As she looks forward to celebrating the magazine's twentieth year next year, it is clear that Cardulla has gained the requisite experience and reputation to attract an eclectic group of creative contributors. She is particularly sensitive to the difficulties women in the arts face and tries to include lots of women in each issue. "I'm always mindful of the fact that women often get the short of end of the stick," Cardulla said.

Children are another demographic Cardulla is mindful of. As a child, she recalls looking forward to art class most of all. "I couldn't wait to go to art, it was so much fun. It was so open, there were no mistakes, no right or wrong," she said.

It pained Cardulla that many children, particularly inner-city kids, were deprived of this pleasure.

In 1997, when she learned that a majestic but dilapidated building slated to be razed was sold to the North East Development Group for a dollar with an eye towards its renovation, she approached the development group and asked: "Wouldn't it be great to have a free neighborhood art museum for kids on the third floor of this building?" They wholeheartedly agreed.

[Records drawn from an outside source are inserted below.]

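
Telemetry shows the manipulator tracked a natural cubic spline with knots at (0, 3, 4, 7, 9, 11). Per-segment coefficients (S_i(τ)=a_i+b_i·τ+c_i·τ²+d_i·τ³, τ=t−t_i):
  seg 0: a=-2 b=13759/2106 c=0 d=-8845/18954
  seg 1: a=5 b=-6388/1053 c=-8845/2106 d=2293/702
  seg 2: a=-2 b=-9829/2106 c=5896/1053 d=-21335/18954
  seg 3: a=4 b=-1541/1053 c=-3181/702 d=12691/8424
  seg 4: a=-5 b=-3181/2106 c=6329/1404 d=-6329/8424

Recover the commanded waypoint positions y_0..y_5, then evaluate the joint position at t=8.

y_0=-2 y_1=5 y_2=-2 y_3=4 y_4=-5 y_5=4
S(8) = -457/936

y_0 = S_0(0) = a_0 = -2
y_1 = S_1(0) = a_1 = 5
y_2 = S_2(0) = a_2 = -2
y_3 = S_3(0) = a_3 = 4
y_4 = S_4(0) = a_4 = -5
y_5 = S_4(2) = 4
t_q=8 is in segment 3 (τ=1); S_3(τ)=-457/936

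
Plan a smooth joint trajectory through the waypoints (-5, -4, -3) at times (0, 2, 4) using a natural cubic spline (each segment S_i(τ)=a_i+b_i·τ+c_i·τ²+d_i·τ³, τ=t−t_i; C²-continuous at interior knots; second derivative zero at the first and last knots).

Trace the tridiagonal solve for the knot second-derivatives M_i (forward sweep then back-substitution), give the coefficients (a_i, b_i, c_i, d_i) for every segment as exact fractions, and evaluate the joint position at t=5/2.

  seg 0: a=-5 b=1/2 c=0 d=0
  seg 1: a=-4 b=1/2 c=0 d=0
S(5/2) = -15/4

Δ: Δ0=1/2, Δ1=1/2
row 1: diag=8, rhs=0; c'=1/4, d'=0
back: M1=0
M: M0=0, M1=0, M2=0
seg 0: a=-5, c=M0/2=0, d=(M1−M0)/(6·2)=0, b=Δ0−h0·(2M0+M1)/6=1/2
seg 1: a=-4, c=M1/2=0, d=(M2−M1)/(6·2)=0, b=Δ1−h1·(2M1+M2)/6=1/2
t_q=5/2 → seg 1, τ=1/2; S=-4+1/2·τ+0·τ²+0·τ³=-15/4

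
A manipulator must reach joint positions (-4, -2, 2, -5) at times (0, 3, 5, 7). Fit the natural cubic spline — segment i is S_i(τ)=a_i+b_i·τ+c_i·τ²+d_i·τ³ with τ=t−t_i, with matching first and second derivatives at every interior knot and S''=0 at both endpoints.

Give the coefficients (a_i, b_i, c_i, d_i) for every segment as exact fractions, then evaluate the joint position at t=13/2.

Δ: Δ0=2/3, Δ1=2, Δ2=-7/2
row 1: diag=10, rhs=8; c'=1/5, d'=4/5
row 2: denom=8−2·1/5=38/5; d'=(-33−2·4/5)/(38/5)=-173/38
back: M2=-173/38
back: M1=4/5−1/5·-173/38=65/38
M: M0=0, M1=65/38, M2=-173/38, M3=0
seg 0: a=-4, c=M0/2=0, d=(M1−M0)/(6·3)=65/684, b=Δ0−h0·(2M0+M1)/6=-43/228
seg 1: a=-2, c=M1/2=65/76, d=(M2−M1)/(6·2)=-119/228, b=Δ1−h1·(2M1+M2)/6=271/114
seg 2: a=2, c=M2/2=-173/76, d=(M3−M2)/(6·2)=173/456, b=Δ2−h2·(2M2+M3)/6=-53/114
t_q=13/2 → seg 2, τ=3/2; S=2+-53/114·τ+-173/76·τ²+173/456·τ³=-3087/1216

  seg 0: a=-4 b=-43/228 c=0 d=65/684
  seg 1: a=-2 b=271/114 c=65/76 d=-119/228
  seg 2: a=2 b=-53/114 c=-173/76 d=173/456
S(13/2) = -3087/1216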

And so the Museum of Kids Art (MoKa) was born. The old building was transformed into a bright and airy environment in which the kids learned about art, music, cooking, gardening, yoga – "all the fundamental stuff," as Cardulla sees it.

But after six years, the funding dried up and MoKa became a thing of the past. Yet, as the saying goes, one door closes and another opens. The CEO of Young Audiences of Rochester, a staunch supporter of the arts and of MoKa in particular, learned of MoKa's demise and over coffee hired Cardulla on the spot to join the program.

So Cardulla is once again surrounded by kids – their freshness and creativity.

Is it any wonder that her mom says of her: "For a poor girl, you're so rich?"